Umständlich wollen wir uns hier über diesen Punkt nicht einlassen; weil ein paar allgemeine Grundsätze hinlänglich scheinen einem verständigen Künstler über diese Sache das nöthige Licht zu geben. Die Kleidung muß überhaupt nach Beschaffenheit der Umstände schön und schiklich seyn.

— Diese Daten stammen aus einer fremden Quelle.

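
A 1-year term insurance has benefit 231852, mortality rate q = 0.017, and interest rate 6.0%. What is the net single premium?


NSP = benefit * q * v
v = 1/(1+i) = 0.943396
NSP = 231852 * 0.017 * 0.943396
= 3718.3811


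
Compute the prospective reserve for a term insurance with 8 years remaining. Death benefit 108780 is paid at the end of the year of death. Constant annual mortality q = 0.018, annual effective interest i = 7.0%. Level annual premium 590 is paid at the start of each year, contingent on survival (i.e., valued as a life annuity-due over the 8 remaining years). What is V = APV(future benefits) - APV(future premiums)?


v = 1/(1+i) = 0.934579
APV(future benefits) per unit = sum_{k=0}^{7} k_p_x * q * v^(k+1) = 0.101599
APV(future benefits) = 108780 * 0.101599 = 11051.9361
Life annuity-due factor ä_{x:8} = sum_{k=0}^{7} k_p_x * v^k = 6.039494
APV(future premiums) = 590 * 6.039494 = 3563.3017
V = 11051.9361 - 3563.3017
= 7488.6344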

Um uns nicht in eine vielleicht ganz unnütze Speculation über das, was in der Kleidung absolut schön seyn könnte, einzulassen, wollen wir über den Punkt des Schönen in der Kleidung nur so viel anmerken, daß darin nichts offenbar ungereimtes, unförmliches und unnatürliches seyn müsse. Daß es dergleichen Fehlerhaftes in Kleidern gebe, beweisen verschiedene Moden in denselben, die nur ein völliger Mangel des Geschmaks kann eingeführt haben. Schuhe mit ellenlang hervorstehenden Spitzen, wie vornehme Frauen in dem XIII und XIV Jahrhundert trugen, sind doch eine absolute Ungereimtheit. Und in diesem Falle befinden sich die steiffen und weit herausstehenden Halskragen, womit an einigen Orten, Magistratspersonen und Geistliche prangen; nicht weniger verschiedene feyerliche Kleidertrachten des weiblichen Geschlechts, die in einigen Reichsstädten und an verschiedenen Orten in der Schweiz aus den alten Zeiten der Barbarey nicht nur übrig geblieben, sondern durch neue Zusätze noch abgeschmakter gemacht worden sind. Ueberhaupt rechnen wir hieher alles, was der menschlichen Gestalt, die von allen sichtbaren Formen die schönste ist, ein unförmliches ekigtes Ansehen giebt. Der Künstler muß jede Kleidung verwerfen, die die natürliche Schönheit der menschlichen Gestalt verstellet; und die Verhältnisse der Theile völlig verderbt, wie z. E. den Kopfputz, der den Kopf noch einmal so groß macht, als er ist; die ungeheure Fischbeinröke, die dem obern Theil des Körpers, der in der Natur doch die grössere Hälfte ausmacht, zu einem kleinen und unansehnlichen Theile des Ganzen macht. Eben diese Regel schließt von der Kleidung alles steife und ungelenkige aus, weil es eine der größten Schönheiten des Körpers ist, daß er überall gelenkig, und zu unendlich mannigfaltigen Wendungen geschikt ist. Diese Fehler vermeiden in ihren Kleidungen Personen von Geschmak, es sey daß sie sonst nach chinesischer, türkischer oder europäischer Art sich kleiden.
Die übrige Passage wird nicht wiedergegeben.